Andere bilden Netzwerke und organisieren sich genossenschaftlich, um öffentliche Güter – »Commons« – zu schaffen statt alles dem Staat zu überlassen oder dem Markt zum Fraß vorzuwerfen. Natürlich schafft das nicht grundlegend andere Arbeitsverhältnisse, wenn das nicht von vornherein erklärtes Ziel der Menschen war, die Wohnprojekte, Schulen, öffentliche Aufgaben oder Unternehmen jeder Art in ihre eigenen Hände nehmen.
Einen dritten Teil unserer Community sehen wir in politischen Aktivist_innen und Freiraumschaffer_innen, die Lohnarbeit oder Arbeitslosengeld als existenzielle Voraussetzung ihres Aktivismus verstehen, und sich so weit wie möglich materiell einschränken, damit möglichst wenig Zeit für Überlebensnotwendigkeiten »draufgeht« und sie viel von ihrer Energie für Flüchtlingsarbeit, Umweltaktivismus und Protestcamps einbringen können.
Von den vielen Unternehmer_innen in eigener Sache und von denen, die in klassischen Arbeitsverhältnissen stehen und dort versuchen, ihren unangepassten Weg zu gehen, möchten wir natürlich auch nicht schweigen. Ihnen ist die Seite 12 geschuldet, in denen Christoph Chrom seine Kritik der Berufsarbeit mit Innenansichten des Lehrberufs unterfüttert.

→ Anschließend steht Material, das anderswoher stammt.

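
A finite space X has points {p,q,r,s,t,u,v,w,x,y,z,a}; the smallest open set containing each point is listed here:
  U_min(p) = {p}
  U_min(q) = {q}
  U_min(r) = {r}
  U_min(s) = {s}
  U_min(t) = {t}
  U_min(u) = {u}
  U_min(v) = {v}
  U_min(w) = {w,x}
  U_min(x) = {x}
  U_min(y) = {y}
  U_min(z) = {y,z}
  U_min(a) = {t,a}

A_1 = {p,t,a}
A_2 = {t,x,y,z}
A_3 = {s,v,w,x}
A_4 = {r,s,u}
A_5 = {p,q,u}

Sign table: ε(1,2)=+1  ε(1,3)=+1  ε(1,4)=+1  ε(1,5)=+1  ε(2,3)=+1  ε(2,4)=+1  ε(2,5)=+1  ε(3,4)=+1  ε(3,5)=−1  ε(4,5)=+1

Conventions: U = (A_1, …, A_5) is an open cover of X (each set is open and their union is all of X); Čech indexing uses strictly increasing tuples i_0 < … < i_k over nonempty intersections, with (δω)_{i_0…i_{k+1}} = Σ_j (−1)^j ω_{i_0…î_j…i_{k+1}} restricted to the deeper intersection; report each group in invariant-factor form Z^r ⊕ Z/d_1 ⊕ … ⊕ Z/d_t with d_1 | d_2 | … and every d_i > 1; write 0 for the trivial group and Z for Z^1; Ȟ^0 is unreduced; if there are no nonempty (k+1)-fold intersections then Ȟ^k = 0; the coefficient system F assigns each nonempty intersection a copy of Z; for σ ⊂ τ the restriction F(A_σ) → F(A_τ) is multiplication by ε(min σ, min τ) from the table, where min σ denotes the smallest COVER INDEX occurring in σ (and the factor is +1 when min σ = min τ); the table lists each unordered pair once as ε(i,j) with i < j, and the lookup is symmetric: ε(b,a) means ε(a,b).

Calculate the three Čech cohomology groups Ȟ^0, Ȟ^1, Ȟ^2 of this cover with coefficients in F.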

Trotzdem sind für eine Zeitung, die den »Anders-Arbeiten-Kongress« mit organisiert hat und dem Gedanken der Solidarischen Ökonomie während einer relativ unbeachteten Geburt beigestanden hat, all die Ansätze interessanter, in denen es darum geht, nicht individuelle, sondern kollektive Perspektiven zu entwickeln. Darum eröffnet Elisabeth Voß auf Seite 11 auch unseren Schwerpunkt mit einer nachdenklichen Rückschau auf den Kongress »Anders arbeiten – oder gar nicht« und die politischen Entwicklungen, die seither in eine so ganz andere Richtung gehen. Auf Seite 13 geht es um zwei Perspektiven, die die Dramatik des Problems Arbeit verständlich machen: Robert Ulmer unterstreicht die Befehlslogiken, die der Arbeit innewohnen und zeichnet nach, wie Elias Canetti deren individuelles und gesellschaftliches Zerstörungspotential beschrieb, während Wolfgang Ratzel in dem Phänomen des »Burnout« ein Vorzeichen einer kommenden Implosion des Systems ausmacht. Endlich mal ein ermutigendes Beispiel findet ihr auf Seite 14, wo Peter Nowak von der geglückten Gründung einer Gefangenengewerkschaft berichtet.
Arbeit ist die Form, in der Menschen zu ihrer Gesellschaft in Beziehung treten. In unserer Gesellschaft eifern wir der Fiktion nach, der oder die Einzelne sei dafür verantwortlich, ihre Existenz zu sichern. Die Geschichte zeigt aber, dass Einzelne niemals dazu in der Lage waren, isoliert ihre Lebensgrundlagen zu schaffen. Dazu waren immer mächtige Kollektive notwendig. Hören wir also auf, in der Illsion zu leben, jede_r könne und müsse es alleine schaffen. Wir haben unsere Lebensgrundlagen weltweit kollektiv geschaffen und sollten sie daher auch solidarisch und rücksichtsvoll bewirtschaften. Arbeiten heißt, sich unter den Willen eines Anderen unterordnen, um die Lebensgrundlagen zu »verdienen«, die uns zuvor vorenthalten wurden. Arbeit ist Erpressung. Das haben wir nicht verdient.